Music / Premieres
Premiere:
The Marlenes - Advertise on the Moon
Words by James Lynch
Monday 11th May, 2020
After almost four years of near silence, Peninsula pop ensemble The Marlenes are back with their second full-length album Advertise on the Moon, a winding journey through 60’s pop, garage-rock and blissful psychedelia that more than makes up for lost time.
Following on from the release of their 2016 debut Crawl Out Your Window, The Marlenes was temporarily put on hold as the group morphed into much-loved rock n rollers Donald Dank and the Naughty Boys. However, after one album and a handful of EPs, last year saw Donald Dank call it quits, providing Michael Procter with the perfect chance to reclaim The Marlenes name, and find a home for the collection of songs he’d been working on during the Naughty Boys years.

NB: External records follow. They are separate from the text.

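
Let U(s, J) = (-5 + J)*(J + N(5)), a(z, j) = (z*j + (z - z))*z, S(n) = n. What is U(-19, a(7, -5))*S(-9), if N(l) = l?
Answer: -540000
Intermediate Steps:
a(z, j) = j*z² (a(z, j) = (j*z + 0)*z = (j*z)*z = j*z²)
U(s, J) = (-5 + J)*(5 + J) (U(s, J) = (-5 + J)*(J + 5) = (-5 + J)*(5 + J))
U(-19, a(7, -5))*S(-9) = (-25 + (-5*7²)²)*(-9) = (-25 + (-5*49)²)*(-9) = (-25 + (-245)²)*(-9) = (-25 + 60025)*(-9) = 60000*(-9) = -540000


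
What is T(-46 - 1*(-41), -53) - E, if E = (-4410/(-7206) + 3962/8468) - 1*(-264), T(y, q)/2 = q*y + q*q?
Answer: 29914848885/5085034 ≈ 5882.9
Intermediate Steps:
T(y, q) = 2*q**2 + 2*q*y (T(y, q) = 2*(q*y + q*q) = 2*(q*y + q**2) = 2*(q**2 + q*y) = 2*q**2 + 2*q*y)
E = 1347940147/5085034 (E = (-4410*(-1/7206) + 3962*(1/8468)) + 264 = (735/1201 + 1981/4234) + 264 = 5491171/5085034 + 264 = 1347940147/5085034 ≈ 265.08)
T(-46 - 1*(-41), -53) - E = 2*(-53)*(-53 + (-46 - 1*(-41))) - 1*1347940147/5085034 = 2*(-53)*(-53 + (-46 + 41)) - 1347940147/5085034 = 2*(-53)*(-53 - 5) - 1347940147/5085034 = 2*(-53)*(-58) - 1347940147/5085034 = 6148 - 1347940147/5085034 = 29914848885/5085034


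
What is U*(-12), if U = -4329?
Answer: 51948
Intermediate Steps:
U*(-12) = -4329*(-12) = 51948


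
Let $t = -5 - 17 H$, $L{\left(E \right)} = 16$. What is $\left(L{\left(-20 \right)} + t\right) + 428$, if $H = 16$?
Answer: $167$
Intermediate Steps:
$t = -277$ ($t = -5 - 272 = -277$)
$\left(L{\left(-20 \right)} + t\right) + 428 = \left(16 - 277\right) + 428 = -261 + 428 = 167$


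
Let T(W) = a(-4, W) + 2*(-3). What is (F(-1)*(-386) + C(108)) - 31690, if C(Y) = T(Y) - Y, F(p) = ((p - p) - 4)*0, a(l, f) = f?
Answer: -31696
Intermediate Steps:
T(W) = -6 + W (T(W) = W + 2*(-3) = W - 6 = -6 + W)
F(p) = 0 (F(p) = (0 - 4)*0 = -4*0 = 0)
C(Y) = -6 (C(Y) = (-6 + Y) - Y = -6)
(F(-1)*(-386) + C(108)) - 31690 = (0*(-386) - 6) - 31690 = (0 - 6) - 31690 = -6 - 31690 = -31696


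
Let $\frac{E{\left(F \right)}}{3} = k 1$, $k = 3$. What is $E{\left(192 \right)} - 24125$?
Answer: $-24116$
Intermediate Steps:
$E{\left(F \right)} = 9$ ($E{\left(F \right)} = 3 \cdot 3 \cdot 1 = 3 \cdot 3 = 9$)
$E{\left(192 \right)} - 24125 = 9 - 24125 = -24116$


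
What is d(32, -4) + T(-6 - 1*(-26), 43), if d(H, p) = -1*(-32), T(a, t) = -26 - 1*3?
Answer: 3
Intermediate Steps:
T(a, t) = -29 (T(a, t) = -26 - 3 = -29)
d(H, p) = 32
d(32, -4) + T(-6 - 1*(-26), 43) = 32 - 29 = 3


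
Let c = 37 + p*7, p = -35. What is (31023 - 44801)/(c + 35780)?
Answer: -6889/17786 ≈ -0.38733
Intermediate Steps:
c = -208 (c = 37 - 35*7 = 37 - 245 = -208)
(31023 - 44801)/(c + 35780) = (31023 - 44801)/(-208 + 35780) = -13778/35572 = -13778*1/35572 = -6889/17786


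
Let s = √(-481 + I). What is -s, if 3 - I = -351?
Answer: -I*√127 ≈ -11.269*I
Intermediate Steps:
I = 354 (I = 3 - 1*(-351) = 3 + 351 = 354)
s = I*√127 (s = √(-481 + 354) = √(-127) = I*√127 ≈ 11.269*I)
-s = -I*√127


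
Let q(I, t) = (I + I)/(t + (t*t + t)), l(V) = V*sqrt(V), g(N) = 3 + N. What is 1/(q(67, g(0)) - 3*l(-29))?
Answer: 2010/49405681 - 19575*I*sqrt(29)/49405681 ≈ 4.0684e-5 - 0.0021337*I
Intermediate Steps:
l(V) = V**(3/2)
q(I, t) = 2*I/(t**2 + 2*t) (q(I, t) = (2*I)/(t + (t**2 + t)) = (2*I)/(t + (t + t**2)) = (2*I)/(t**2 + 2*t) = 2*I/(t**2 + 2*t))
1/(q(67, g(0)) - 3*l(-29)) = 1/(2*67/((3 + 0)*(2 + (3 + 0))) - (-87)*I*sqrt(29)) = 1/(2*67/(3*(2 + 3)) - (-87)*I*sqrt(29)) = 1/(2*67*(1/3)/5 + 87*I*sqrt(29)) = 1/(2*67*(1/3)*(1/5) + 87*I*sqrt(29)) = 1/(134/15 + 87*I*sqrt(29))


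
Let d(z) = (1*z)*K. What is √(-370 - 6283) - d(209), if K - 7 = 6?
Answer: -2717 + I*√6653 ≈ -2717.0 + 81.566*I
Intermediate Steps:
K = 13 (K = 7 + 6 = 13)
d(z) = 13*z (d(z) = (1*z)*13 = z*13 = 13*z)
√(-370 - 6283) - d(209) = √(-370 - 6283) - 13*209 = √(-6653) - 1*2717 = I*√6653 - 2717 = -2717 + I*√6653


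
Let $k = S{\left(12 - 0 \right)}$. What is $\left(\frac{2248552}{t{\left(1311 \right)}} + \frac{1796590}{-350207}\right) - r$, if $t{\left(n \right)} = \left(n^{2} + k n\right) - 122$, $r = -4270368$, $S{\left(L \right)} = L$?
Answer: $\frac{2593711822851707230}{607374856517} \approx 4.2704 \cdot 10^{6}$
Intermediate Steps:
$k = 12$ ($k = 12 - 0 = 12 + 0 = 12$)
$t{\left(n \right)} = -122 + n^{2} + 12 n$ ($t{\left(n \right)} = \left(n^{2} + 12 n\right) - 122 = -122 + n^{2} + 12 n$)
$\left(\frac{2248552}{t{\left(1311 \right)}} + \frac{1796590}{-350207}\right) - r = \left(\frac{2248552}{-122 + 1311^{2} + 12 \cdot 1311} + \frac{1796590}{-350207}\right) - -4270368 = \left(\frac{2248552}{-122 + 1718721 + 15732} + 1796590 \left(- \frac{1}{350207}\right)\right) + 4270368 = \left(\frac{2248552}{1734331} - \frac{1796590}{350207}\right) + 4270368 = - \frac{2328423081026}{607374856517} + 4270368 = \frac{2593711822851707230}{607374856517}$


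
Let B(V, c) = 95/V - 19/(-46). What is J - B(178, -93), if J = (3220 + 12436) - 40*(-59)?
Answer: 36876814/2047 ≈ 18015.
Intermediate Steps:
B(V, c) = 19/46 + 95/V (B(V, c) = 95/V - 19*(-1/46) = 95/V + 19/46 = 19/46 + 95/V)
J = 18016 (J = 15656 + 2360 = 18016)
J - B(178, -93) = 18016 - (19/46 + 95/178) = 18016 - 1*1938/2047 = 18016 - 1938/2047 = 36876814/2047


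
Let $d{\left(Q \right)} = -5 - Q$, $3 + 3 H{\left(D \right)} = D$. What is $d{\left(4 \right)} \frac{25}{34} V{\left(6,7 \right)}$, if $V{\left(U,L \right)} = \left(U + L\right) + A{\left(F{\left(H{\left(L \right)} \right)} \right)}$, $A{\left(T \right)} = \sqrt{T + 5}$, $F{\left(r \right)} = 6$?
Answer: $- \frac{2925}{34} - \frac{225 \sqrt{11}}{34} \approx -107.98$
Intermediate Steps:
$H{\left(D \right)} = -1 + \frac{D}{3}$
$A{\left(T \right)} = \sqrt{5 + T}$
$V{\left(U,L \right)} = L + U + \sqrt{11}$ ($V{\left(U,L \right)} = \left(U + L\right) + \sqrt{5 + 6} = \left(L + U\right) + \sqrt{11} = L + U + \sqrt{11}$)
$d{\left(4 \right)} \frac{25}{34} V{\left(6,7 \right)} = \left(-5 - 4\right) \frac{25}{34} \left(7 + 6 + \sqrt{11}\right) = \left(-5 - 4\right) 25 \cdot \frac{1}{34} \left(13 + \sqrt{11}\right) = \left(-9\right) \frac{25}{34} \left(13 + \sqrt{11}\right) = - \frac{225 \left(13 + \sqrt{11}\right)}{34} = - \frac{2925}{34} - \frac{225 \sqrt{11}}{34}$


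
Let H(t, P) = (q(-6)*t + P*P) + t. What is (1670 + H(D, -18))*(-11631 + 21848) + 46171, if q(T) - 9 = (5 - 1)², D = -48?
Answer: 7668053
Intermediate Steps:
q(T) = 25 (q(T) = 9 + (5 - 1)² = 9 + 4² = 9 + 16 = 25)
H(t, P) = P² + 26*t (H(t, P) = (25*t + P*P) + t = (25*t + P²) + t = (P² + 25*t) + t = P² + 26*t)
(1670 + H(D, -18))*(-11631 + 21848) + 46171 = (1670 + ((-18)² + 26*(-48)))*(-11631 + 21848) + 46171 = (1670 + (324 - 1248))*10217 + 46171 = (1670 - 924)*10217 + 46171 = 746*10217 + 46171 = 7621882 + 46171 = 7668053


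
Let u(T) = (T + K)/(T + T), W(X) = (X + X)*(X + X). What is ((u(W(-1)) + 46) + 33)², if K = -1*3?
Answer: 400689/64 ≈ 6260.8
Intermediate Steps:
K = -3
W(X) = 4*X² (W(X) = (2*X)*(2*X) = 4*X²)
u(T) = (-3 + T)/(2*T) (u(T) = (T - 3)/(T + T) = (-3 + T)/((2*T)) = (-3 + T)*(1/(2*T)) = (-3 + T)/(2*T))
((u(W(-1)) + 46) + 33)² = (((-3 + 4*(-1)²)/(2*((4*(-1)²))) + 46) + 33)² = (((-3 + 4*1)/(2*((4*1))) + 46) + 33)² = (((½)*(-3 + 4)/4 + 46) + 33)² = (((½)*(¼)*1 + 46) + 33)² = ((⅛ + 46) + 33)² = (369/8 + 33)² = (633/8)² = 400689/64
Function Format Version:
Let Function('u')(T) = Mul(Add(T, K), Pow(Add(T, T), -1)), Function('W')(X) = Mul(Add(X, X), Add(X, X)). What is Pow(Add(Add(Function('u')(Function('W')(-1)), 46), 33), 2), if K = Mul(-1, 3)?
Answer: Rational(400689, 64) ≈ 6260.8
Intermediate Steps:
K = -3
Function('W')(X) = Mul(4, Pow(X, 2)) (Function('W')(X) = Mul(Mul(2, X), Mul(2, X)) = Mul(4, Pow(X, 2)))
Function('u')(T) = Mul(Rational(1, 2), Pow(T, -1), Add(-3, T)) (Function('u')(T) = Mul(Add(T, -3), Pow(Add(T, T), -1)) = Mul(Add(-3, T), Pow(Mul(2, T), -1)) = Mul(Add(-3, T), Mul(Rational(1, 2), Pow(T, -1))) = Mul(Rational(1, 2), Pow(T, -1), Add(-3, T)))
Pow(Add(Add(Function('u')(Function('W')(-1)), 46), 33), 2) = Pow(Add(Add(Mul(Rational(1, 2), Pow(Mul(4, Pow(-1, 2)), -1), Add(-3, Mul(4, Pow(-1, 2)))), 46), 33), 2) = Pow(Add(Add(Mul(Rational(1, 2), Pow(Mul(4, 1), -1), Add(-3, Mul(4, 1))), 46), 33), 2) = Pow(Add(Add(Mul(Rational(1, 2), Pow(4, -1), Add(-3, 4)), 46), 33), 2) = Pow(Add(Add(Mul(Rational(1, 2), Rational(1, 4), 1), 46), 33), 2) = Pow(Add(Add(Rational(1, 8), 46), 33), 2) = Pow(Add(Rational(369, 8), 33), 2) = Pow(Rational(633, 8), 2) = Rational(400689, 64)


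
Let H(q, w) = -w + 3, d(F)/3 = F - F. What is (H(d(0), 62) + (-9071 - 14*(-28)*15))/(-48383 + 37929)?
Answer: 1625/5227 ≈ 0.31089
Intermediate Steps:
d(F) = 0 (d(F) = 3*(F - F) = 3*0 = 0)
H(q, w) = 3 - w
(H(d(0), 62) + (-9071 - 14*(-28)*15))/(-48383 + 37929) = ((3 - 1*62) + (-9071 - 14*(-28)*15))/(-48383 + 37929) = ((3 - 62) + (-9071 + 392*15))/(-10454) = (-59 + (-9071 + 5880))*(-1/10454) = (-59 - 3191)*(-1/10454) = -3250*(-1/10454) = 1625/5227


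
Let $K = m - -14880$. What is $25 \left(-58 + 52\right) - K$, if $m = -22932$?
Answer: $7902$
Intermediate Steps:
$K = -8052$ ($K = -22932 - -14880 = -22932 + 14880 = -8052$)
$25 \left(-58 + 52\right) - K = 25 \left(-58 + 52\right) - -8052 = 25 \left(-6\right) + 8052 = -150 + 8052 = 7902$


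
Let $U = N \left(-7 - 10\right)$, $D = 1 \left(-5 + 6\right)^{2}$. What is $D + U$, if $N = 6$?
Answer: $-101$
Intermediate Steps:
$D = 1$ ($D = 1 \cdot 1^{2} = 1 \cdot 1 = 1$)
$U = -102$ ($U = 6 \left(-7 - 10\right) = 6 \left(-17\right) = -102$)
$D + U = 1 - 102 = -101$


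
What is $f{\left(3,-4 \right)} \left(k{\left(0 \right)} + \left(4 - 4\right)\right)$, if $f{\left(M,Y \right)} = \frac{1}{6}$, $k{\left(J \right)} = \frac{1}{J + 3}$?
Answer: $\frac{1}{18} \approx 0.055556$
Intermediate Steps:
$k{\left(J \right)} = \frac{1}{3 + J}$
$f{\left(M,Y \right)} = \frac{1}{6}$
$f{\left(3,-4 \right)} \left(k{\left(0 \right)} + \left(4 - 4\right)\right) = \frac{\frac{1}{3 + 0} + \left(4 - 4\right)}{6} = \frac{\frac{1}{3} + 0}{6} = \frac{1}{6} \cdot \frac{1}{3} = \frac{1}{18}$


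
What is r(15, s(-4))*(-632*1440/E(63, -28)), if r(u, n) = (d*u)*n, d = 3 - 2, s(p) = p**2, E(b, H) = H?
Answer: 54604800/7 ≈ 7.8007e+6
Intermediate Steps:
d = 1
r(u, n) = n*u (r(u, n) = (1*u)*n = u*n = n*u)
r(15, s(-4))*(-632*1440/E(63, -28)) = ((-4)**2*15)*(-632/((-28/1440))) = (16*15)*(-632/((-28*1/1440))) = 240*(-632/(-7/360)) = 240*(-632*(-360/7)) = 240*(227520/7) = 54604800/7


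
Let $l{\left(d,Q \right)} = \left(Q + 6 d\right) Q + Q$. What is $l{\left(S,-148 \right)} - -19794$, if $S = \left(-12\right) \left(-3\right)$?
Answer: $9582$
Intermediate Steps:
$S = 36$
$l{\left(d,Q \right)} = Q + Q \left(Q + 6 d\right)$ ($l{\left(d,Q \right)} = Q \left(Q + 6 d\right) + Q = Q + Q \left(Q + 6 d\right)$)
$l{\left(S,-148 \right)} - -19794 = - 148 \left(1 - 148 + 6 \cdot 36\right) - -19794 = - 148 \left(1 - 148 + 216\right) + 19794 = \left(-148\right) 69 + 19794 = -10212 + 19794 = 9582$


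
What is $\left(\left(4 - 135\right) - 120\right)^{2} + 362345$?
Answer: $425346$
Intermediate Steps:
$\left(\left(4 - 135\right) - 120\right)^{2} + 362345 = \left(-131 - 120\right)^{2} + 362345 = \left(-251\right)^{2} + 362345 = 63001 + 362345 = 425346$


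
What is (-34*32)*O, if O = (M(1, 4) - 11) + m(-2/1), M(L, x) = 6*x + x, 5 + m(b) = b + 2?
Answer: -13056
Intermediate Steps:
m(b) = -3 + b (m(b) = -5 + (b + 2) = -5 + (2 + b) = -3 + b)
M(L, x) = 7*x
O = 12 (O = (7*4 - 11) + (-3 - 2/1) = (28 - 11) + (-3 - 2*1) = 17 + (-3 - 2) = 17 - 5 = 12)
(-34*32)*O = -34*32*12 = -1088*12 = -13056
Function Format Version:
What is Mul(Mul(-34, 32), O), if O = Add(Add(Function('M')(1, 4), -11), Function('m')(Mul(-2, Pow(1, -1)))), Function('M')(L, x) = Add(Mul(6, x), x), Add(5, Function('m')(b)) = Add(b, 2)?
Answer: -13056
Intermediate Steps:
Function('m')(b) = Add(-3, b) (Function('m')(b) = Add(-5, Add(b, 2)) = Add(-5, Add(2, b)) = Add(-3, b))
Function('M')(L, x) = Mul(7, x)
O = 12 (O = Add(Add(Mul(7, 4), -11), Add(-3, Mul(-2, Pow(1, -1)))) = Add(Add(28, -11), Add(-3, Mul(-2, 1))) = Add(17, Add(-3, -2)) = Add(17, -5) = 12)
Mul(Mul(-34, 32), O) = Mul(Mul(-34, 32), 12) = Mul(-1088, 12) = -13056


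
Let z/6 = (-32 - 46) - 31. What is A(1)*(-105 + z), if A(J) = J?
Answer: -759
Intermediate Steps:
z = -654 (z = 6*((-32 - 46) - 31) = 6*(-78 - 31) = 6*(-109) = -654)
A(1)*(-105 + z) = 1*(-105 - 654) = 1*(-759) = -759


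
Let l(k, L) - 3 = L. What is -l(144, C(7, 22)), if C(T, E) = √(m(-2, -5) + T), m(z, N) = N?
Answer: -3 - √2 ≈ -4.4142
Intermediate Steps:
C(T, E) = √(-5 + T)
l(k, L) = 3 + L
-l(144, C(7, 22)) = -(3 + √(-5 + 7)) = -(3 + √2) = -3 - √2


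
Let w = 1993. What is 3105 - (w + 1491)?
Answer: -379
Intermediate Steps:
3105 - (w + 1491) = 3105 - (1993 + 1491) = 3105 - 1*3484 = 3105 - 3484 = -379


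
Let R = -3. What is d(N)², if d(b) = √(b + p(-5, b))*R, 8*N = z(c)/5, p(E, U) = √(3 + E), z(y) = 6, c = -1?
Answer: 27/20 + 9*I*√2 ≈ 1.35 + 12.728*I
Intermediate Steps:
N = 3/20 (N = (6/5)/8 = (6*(⅕))/8 = (⅛)*(6/5) = 3/20 ≈ 0.15000)
d(b) = -3*√(b + I*√2) (d(b) = √(b + √(3 - 5))*(-3) = √(b + √(-2))*(-3) = √(b + I*√2)*(-3) = -3*√(b + I*√2))
d(N)² = (-3*√(3/20 + I*√2))² = 27/20 + 9*I*√2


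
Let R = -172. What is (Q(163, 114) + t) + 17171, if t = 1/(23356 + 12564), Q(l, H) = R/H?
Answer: 35153503177/2047440 ≈ 17170.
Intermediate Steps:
Q(l, H) = -172/H
t = 1/35920 ≈ 2.7840e-5
(Q(163, 114) + t) + 17171 = (-172/114 + 1/35920) + 17171 = (-172*1/114 + 1/35920) + 17171 = (-86/57 + 1/35920) + 17171 = -3089063/2047440 + 17171 = 35153503177/2047440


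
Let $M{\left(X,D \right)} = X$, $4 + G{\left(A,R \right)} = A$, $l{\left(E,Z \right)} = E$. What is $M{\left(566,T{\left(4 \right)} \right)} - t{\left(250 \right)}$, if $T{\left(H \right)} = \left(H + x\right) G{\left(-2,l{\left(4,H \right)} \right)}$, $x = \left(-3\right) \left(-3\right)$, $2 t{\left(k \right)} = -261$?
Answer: $\frac{1393}{2} \approx 696.5$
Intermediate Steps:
$t{\left(k \right)} = - \frac{261}{2}$ ($t{\left(k \right)} = \frac{1}{2} \left(-261\right) = - \frac{261}{2}$)
$x = 9$
$G{\left(A,R \right)} = -4 + A$
$T{\left(H \right)} = -54 - 6 H$ ($T{\left(H \right)} = \left(H + 9\right) \left(-4 - 2\right) = \left(9 + H\right) \left(-6\right) = -54 - 6 H$)
$M{\left(566,T{\left(4 \right)} \right)} - t{\left(250 \right)} = 566 - - \frac{261}{2} = 566 + \frac{261}{2} = \frac{1393}{2}$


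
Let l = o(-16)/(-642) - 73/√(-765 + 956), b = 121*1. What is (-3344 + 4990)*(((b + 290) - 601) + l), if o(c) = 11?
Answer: -100398593/321 - 120158*√191/191 ≈ -3.2146e+5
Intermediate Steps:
b = 121
l = -11/642 - 73*√191/191 (l = 11/(-642) - 73/√(-765 + 956) = 11*(-1/642) - 73*√191/191 = -11/642 - 73*√191/191 ≈ -5.2992)
(-3344 + 4990)*(((b + 290) - 601) + l) = (-3344 + 4990)*(((121 + 290) - 601) + (-11/642 - 73*√191/191)) = 1646*((411 - 601) + (-11/642 - 73*√191/191)) = 1646*(-190 + (-11/642 - 73*√191/191)) = 1646*(-121991/642 - 73*√191/191) = -100398593/321 - 120158*√191/191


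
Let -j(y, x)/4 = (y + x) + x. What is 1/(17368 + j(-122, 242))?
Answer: 1/15920 ≈ 6.2814e-5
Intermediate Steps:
j(y, x) = -8*x - 4*y (j(y, x) = -4*((y + x) + x) = -4*((x + y) + x) = -4*(y + 2*x) = -8*x - 4*y)
1/(17368 + j(-122, 242)) = 1/(17368 + (-8*242 - 4*(-122))) = 1/(17368 + (-1936 + 488)) = 1/(17368 - 1448) = 1/15920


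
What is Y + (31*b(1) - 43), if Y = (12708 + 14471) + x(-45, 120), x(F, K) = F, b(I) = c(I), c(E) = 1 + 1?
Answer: 27153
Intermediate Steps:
c(E) = 2
b(I) = 2
Y = 27134 (Y = (12708 + 14471) - 45 = 27179 - 45 = 27134)
Y + (31*b(1) - 43) = 27134 + (31*2 - 43) = 27134 + (62 - 43) = 27134 + 19 = 27153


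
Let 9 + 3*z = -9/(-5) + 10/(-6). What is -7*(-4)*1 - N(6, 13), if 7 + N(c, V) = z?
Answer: 1708/45 ≈ 37.956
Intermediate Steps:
z = -133/45 (z = -3 + (-9/(-5) + 10/(-6))/3 = -3 + (-9*(-1/5) + 10*(-1/6))/3 = -3 + (9/5 - 5/3)/3 = -3 + (1/3)*(2/15) = -3 + 2/45 = -133/45 ≈ -2.9556)
N(c, V) = -448/45 (N(c, V) = -7 - 133/45 = -448/45)
-7*(-4)*1 - N(6, 13) = -7*(-4)*1 - 1*(-448/45) = 28*1 + 448/45 = 28 + 448/45 = 1708/45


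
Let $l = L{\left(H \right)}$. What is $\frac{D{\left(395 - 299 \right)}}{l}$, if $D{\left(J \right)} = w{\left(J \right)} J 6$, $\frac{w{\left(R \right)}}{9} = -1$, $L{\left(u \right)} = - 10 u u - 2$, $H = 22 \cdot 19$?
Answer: $\frac{288}{97069} \approx 0.002967$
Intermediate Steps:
$H = 418$
$L{\left(u \right)} = -2 - 10 u^{2}$ ($L{\left(u \right)} = - 10 u^{2} - 2 = -2 - 10 u^{2}$)
$w{\left(R \right)} = -9$ ($w{\left(R \right)} = 9 \left(-1\right) = -9$)
$l = -1747242$ ($l = -2 - 10 \cdot 418^{2} = -2 - 1747240 = -1747242$)
$D{\left(J \right)} = - 54 J$ ($D{\left(J \right)} = - 9 J 6 = - 54 J$)
$\frac{D{\left(395 - 299 \right)}}{l} = \frac{\left(-54\right) \left(395 - 299\right)}{-1747242} = - 54 \left(395 - 299\right) \left(- \frac{1}{1747242}\right) = \left(-54\right) 96 \left(- \frac{1}{1747242}\right) = \left(-5184\right) \left(- \frac{1}{1747242}\right) = \frac{288}{97069}$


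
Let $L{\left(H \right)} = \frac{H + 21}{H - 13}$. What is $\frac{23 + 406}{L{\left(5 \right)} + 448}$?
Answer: $\frac{572}{593} \approx 0.96459$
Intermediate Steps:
$L{\left(H \right)} = \frac{21 + H}{-13 + H}$
$\frac{23 + 406}{L{\left(5 \right)} + 448} = \frac{23 + 406}{\frac{21 + 5}{-13 + 5} + 448} = \frac{429}{\frac{1}{-8} \cdot 26 + 448} = \frac{429}{\left(- \frac{1}{8}\right) 26 + 448} = \frac{429}{- \frac{13}{4} + 448} = \frac{429}{\frac{1779}{4}} = 429 \cdot \frac{4}{1779} = \frac{572}{593}$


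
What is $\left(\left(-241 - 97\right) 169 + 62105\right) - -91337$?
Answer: $96320$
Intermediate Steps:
$\left(\left(-241 - 97\right) 169 + 62105\right) - -91337 = \left(\left(-338\right) 169 + 62105\right) + 91337 = \left(-57122 + 62105\right) + 91337 = 4983 + 91337 = 96320$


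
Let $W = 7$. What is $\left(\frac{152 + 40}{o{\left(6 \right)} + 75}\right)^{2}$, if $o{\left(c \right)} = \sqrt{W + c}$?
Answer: $\frac{36864}{\left(75 + \sqrt{13}\right)^{2}} \approx 5.9662$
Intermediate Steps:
$o{\left(c \right)} = \sqrt{7 + c}$
$\left(\frac{152 + 40}{o{\left(6 \right)} + 75}\right)^{2} = \left(\frac{152 + 40}{\sqrt{7 + 6} + 75}\right)^{2} = \left(\frac{192}{\sqrt{13} + 75}\right)^{2} = \left(\frac{192}{75 + \sqrt{13}}\right)^{2} = \frac{36864}{\left(75 + \sqrt{13}\right)^{2}}$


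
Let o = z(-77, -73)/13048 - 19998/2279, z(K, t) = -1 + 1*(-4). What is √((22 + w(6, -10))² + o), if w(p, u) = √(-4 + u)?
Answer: √(101959835652970218 + 9726783100954304*I*√14)/14868196 ≈ 21.805 + 3.775*I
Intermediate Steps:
z(K, t) = -5 (z(K, t) = -1 - 4 = -5)
o = -260945299/29736392 (o = -5/13048 - 19998/2279 = -260945299/29736392 ≈ -8.7753)
√((22 + w(6, -10))² + o) = √((22 + √(-4 - 10))² - 260945299/29736392) = √((22 + √(-14))² - 260945299/29736392) = √((22 + I*√14)² - 260945299/29736392) = √(-260945299/29736392 + (22 + I*√14)²)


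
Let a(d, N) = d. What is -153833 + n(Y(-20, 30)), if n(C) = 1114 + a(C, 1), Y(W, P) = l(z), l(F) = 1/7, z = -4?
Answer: -1069032/7 ≈ -1.5272e+5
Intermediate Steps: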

Advertise on the Moon is a wild ride through Michael’s kaleidoscopic musical mind. With over 20 tracks - some upbeat and groovy, some dreamily tranquil, others sprawling and wacky - the album finds Michael and his band tackling every idea and style available to them, to create over an hour of warped pop that comes soaked in wide-eyed charm.

Recorded over the past summer, there’s a refreshingly relaxed energy that permeates these songs. Naturally so, as each track was recorded moments after the song was taught to the revolving band, as Michael explains - “it was really just a ‘see what we come up with on the day’, I didn't want us to labour over anything. I just wanted to capture the magic that's there in a demo recording, when a band’s just learnt the song and everything is new and exciting, and everyone’s hanging on by the skin of their teeth.”

Where other bands might tighten up under pressure, the recording clearly caught The Marlenes at their most comfortable, as the entire listen is fluid and completely immersive. From the skittering grooves and playfully sleazy vocals of ‘Back On The Tools’, to the jaunty charisma of the title track, and through to the more free-wheeling explorations that round out the B-side, like the jazzy psychedelia of ‘No Matter How Far’ or ‘Surfing with Keeks’ surf-rock swagger, it’s an album bursting with nugget after nugget of captivating pop whimsy.

There’s a lot on Advertise on the Moon to dig through, but don’t let that alarm you - once you open yourself up to it, you’ll find yourself discovering new things to love on every listen, making the album as fun to nerd out to with headphones as it is enjoyable to pop on in the background while you spend an afternoon in the sun.

Advertise on the Moon is out now through Flying Kipping Records.